And good reminders for not-so-new professionals.
I've recently been reviewing resumes (a LOT of resumes) for a summer internship NACHRI is looking to fill, and I have some advice to offer as a result:
The MOST important thing? On the first pass, I'm looking for a reason to knock you out. Don't give me an easy one.
- If the ad calls for specific experience, make sure your resume talks about that specific experience.
- Don't provide too much information. If you're still in college, you don't merit a 3 page resume. Really, you don't.
- But don't provide too little, either. I got one resume that was gorgeous to look at - pretty font for the name, lots of white space, beautiful lay out. It included - I'm not kidding - 4 really minimal pieces of information.

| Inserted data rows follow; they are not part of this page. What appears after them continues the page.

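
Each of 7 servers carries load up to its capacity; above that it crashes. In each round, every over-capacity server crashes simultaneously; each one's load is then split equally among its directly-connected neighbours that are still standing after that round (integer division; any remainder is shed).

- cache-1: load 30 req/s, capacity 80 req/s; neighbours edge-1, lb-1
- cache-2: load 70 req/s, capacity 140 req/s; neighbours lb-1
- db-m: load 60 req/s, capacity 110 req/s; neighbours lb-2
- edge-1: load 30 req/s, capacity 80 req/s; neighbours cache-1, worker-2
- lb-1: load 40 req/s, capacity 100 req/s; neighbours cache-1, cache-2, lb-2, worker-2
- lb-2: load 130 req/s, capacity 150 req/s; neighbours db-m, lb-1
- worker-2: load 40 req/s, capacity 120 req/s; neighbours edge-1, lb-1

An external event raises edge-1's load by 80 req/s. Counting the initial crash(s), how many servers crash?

Round 1 — edge-1 at 110 > 80. edge-1 crashes.
  edge-1 sheds 110 req/s to cache-1, worker-2: 55 each.
    cache-1: 30+55 = 85 > 80
    worker-2: 40+55 = 95 ≤ 120
Round 2 — cache-1 crashes.
  cache-1 sheds 85 req/s to lb-1: 85 each.
    lb-1: 40+85 = 125 > 100
Round 3 — lb-1 crashes.
  lb-1 sheds 125 req/s to cache-2, lb-2, worker-2: 41 each (2 lost).
    cache-2: 70+41 = 111 ≤ 140
    lb-2: 130+41 = 171 > 150
    worker-2: 95+41 = 136 > 120
Round 4 — lb-2, worker-2 crash.
  lb-2 sheds 171 req/s to db-m: 171 each.
    db-m: 60+171 = 231 > 110
  worker-2 sheds 136 req/s: no online neighbours, lost.
Round 5 — db-m crashes.
  db-m sheds 231 req/s: no online neighbours, lost.
No further crashes.

6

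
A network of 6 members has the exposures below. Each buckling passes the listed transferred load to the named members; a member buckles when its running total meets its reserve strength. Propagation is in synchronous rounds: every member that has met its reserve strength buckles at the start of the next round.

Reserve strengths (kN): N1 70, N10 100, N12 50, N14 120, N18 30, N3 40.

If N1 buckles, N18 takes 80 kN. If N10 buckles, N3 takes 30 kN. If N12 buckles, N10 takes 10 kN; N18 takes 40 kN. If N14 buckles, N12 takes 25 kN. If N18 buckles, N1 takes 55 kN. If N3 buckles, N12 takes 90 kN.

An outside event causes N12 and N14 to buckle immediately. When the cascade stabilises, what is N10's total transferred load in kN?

Round 1 — N12, N14 buckle (initial).
  N10: +10 → 10 < 100
  N18: +40 → 40 ≥ 30
Round 2 — N18 buckles.
  N1: +55 → 55 < 70
No further bucklings.

10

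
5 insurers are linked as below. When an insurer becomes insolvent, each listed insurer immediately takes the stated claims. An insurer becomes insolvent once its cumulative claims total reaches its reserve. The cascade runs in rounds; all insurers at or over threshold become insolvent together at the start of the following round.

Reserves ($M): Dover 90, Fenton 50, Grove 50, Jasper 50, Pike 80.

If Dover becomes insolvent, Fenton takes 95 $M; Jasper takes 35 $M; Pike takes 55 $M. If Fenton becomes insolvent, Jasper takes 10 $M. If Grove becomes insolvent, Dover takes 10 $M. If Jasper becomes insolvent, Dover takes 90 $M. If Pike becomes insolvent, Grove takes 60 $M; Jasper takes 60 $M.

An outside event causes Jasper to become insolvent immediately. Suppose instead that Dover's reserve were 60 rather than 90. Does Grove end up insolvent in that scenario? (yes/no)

With Dover's reserve at 60:
Round 1 — Jasper becomes insolvent (initial).
  Dover: +90 → 90 ≥ 60
Round 2 — Dover becomes insolvent.
  Fenton: +95 → 95 ≥ 50
  Pike: +55 → 55 < 80
Round 3 — Fenton becomes insolvent.
No further insolvencies.

no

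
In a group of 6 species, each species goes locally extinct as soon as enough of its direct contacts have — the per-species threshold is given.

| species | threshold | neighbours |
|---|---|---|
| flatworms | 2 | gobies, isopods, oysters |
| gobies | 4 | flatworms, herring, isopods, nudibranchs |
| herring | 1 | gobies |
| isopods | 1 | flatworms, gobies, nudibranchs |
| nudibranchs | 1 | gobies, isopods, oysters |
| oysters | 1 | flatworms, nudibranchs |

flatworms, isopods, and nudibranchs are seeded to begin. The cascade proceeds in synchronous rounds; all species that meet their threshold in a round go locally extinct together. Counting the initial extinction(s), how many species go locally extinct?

Round 1 — flatworms, isopods, nudibranchs go locally extinct (initial).
Round 2 — checking thresholds:
  gobies: 3 of 4 neighbours < 4, holds.
  oysters: 2 of 2 neighbours ≥ 1, goes locally extinct.
Round 3 — no new extinctions; cascade stops.

4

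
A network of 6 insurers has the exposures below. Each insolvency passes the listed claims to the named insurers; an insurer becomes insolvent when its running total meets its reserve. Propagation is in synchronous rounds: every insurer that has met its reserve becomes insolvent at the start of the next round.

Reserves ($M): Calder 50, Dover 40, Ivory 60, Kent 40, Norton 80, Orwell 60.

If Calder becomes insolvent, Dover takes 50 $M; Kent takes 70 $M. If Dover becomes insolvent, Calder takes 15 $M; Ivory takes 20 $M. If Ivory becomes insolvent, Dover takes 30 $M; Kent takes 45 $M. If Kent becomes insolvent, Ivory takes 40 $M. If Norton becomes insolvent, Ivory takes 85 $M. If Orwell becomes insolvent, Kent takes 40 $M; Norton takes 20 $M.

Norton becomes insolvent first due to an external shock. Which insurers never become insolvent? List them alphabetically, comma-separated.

Round 1 — Norton becomes insolvent (initial).
  Ivory: +85 → 85 ≥ 60
Round 2 — Ivory becomes insolvent.
  Dover: +30 → 30 < 40
  Kent: +45 → 45 ≥ 40
Round 3 — Kent becomes insolvent.
No further insolvencies.

Calder, Dover, Orwell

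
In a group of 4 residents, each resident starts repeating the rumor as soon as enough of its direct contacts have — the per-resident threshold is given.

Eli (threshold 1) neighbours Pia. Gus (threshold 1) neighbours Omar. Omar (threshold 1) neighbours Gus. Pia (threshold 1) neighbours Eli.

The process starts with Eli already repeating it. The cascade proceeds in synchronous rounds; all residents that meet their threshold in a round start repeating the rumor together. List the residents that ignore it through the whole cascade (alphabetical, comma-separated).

Round 1 — Eli starts repeating the rumor (initial).
Round 2 — checking thresholds:
  Pia: 1 of 1 neighbours ≥ 1, starts repeating the rumor.
Round 3 — no new spreads; cascade stops.

Gus, Omar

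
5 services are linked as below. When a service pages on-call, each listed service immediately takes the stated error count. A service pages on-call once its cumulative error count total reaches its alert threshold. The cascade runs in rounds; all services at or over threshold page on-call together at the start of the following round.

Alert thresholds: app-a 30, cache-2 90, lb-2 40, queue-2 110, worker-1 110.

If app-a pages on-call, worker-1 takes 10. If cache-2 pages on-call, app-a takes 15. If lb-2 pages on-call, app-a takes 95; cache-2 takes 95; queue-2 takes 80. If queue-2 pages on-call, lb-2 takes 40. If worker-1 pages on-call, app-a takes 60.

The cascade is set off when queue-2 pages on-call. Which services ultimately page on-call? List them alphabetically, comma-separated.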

That's not enough to help me figure out whether or not you're worth talking to.
- Pay attention to the job requirements - if you have to have a specific degree or certification, don't apply if you don't have it.
- I know it's easier for YOU to just call your resume "Resume.doc" or even "NACHRI.doc." That's not easier for me. Call it "MyName-NACHRI-Resume.doc." See? Easy for both of us!
- Don't list "Internet browsing" under your skills, tech or otherwise. Telling me you know how to surf the web is not going to dispose me to interview you. Five year olds know how to surf the web.
- "Your job is perfect for ME ME ME!" Uh, no. It's about how are YOU going to help NACHRI, not how NACHRI is going to help YOU.
- Don't use a "creative" (aka "illegible") type font. It doesn't show me what a special, unique flower you are. It shows me that you don't care if I can read your resume or not.
- Did I mention proofread? And not just for things like misspelled words. Don't write an objective that includes "looking for a job at XX" when you're sending the resume to "YY."
What about you? What advice can you share to help new job seekers?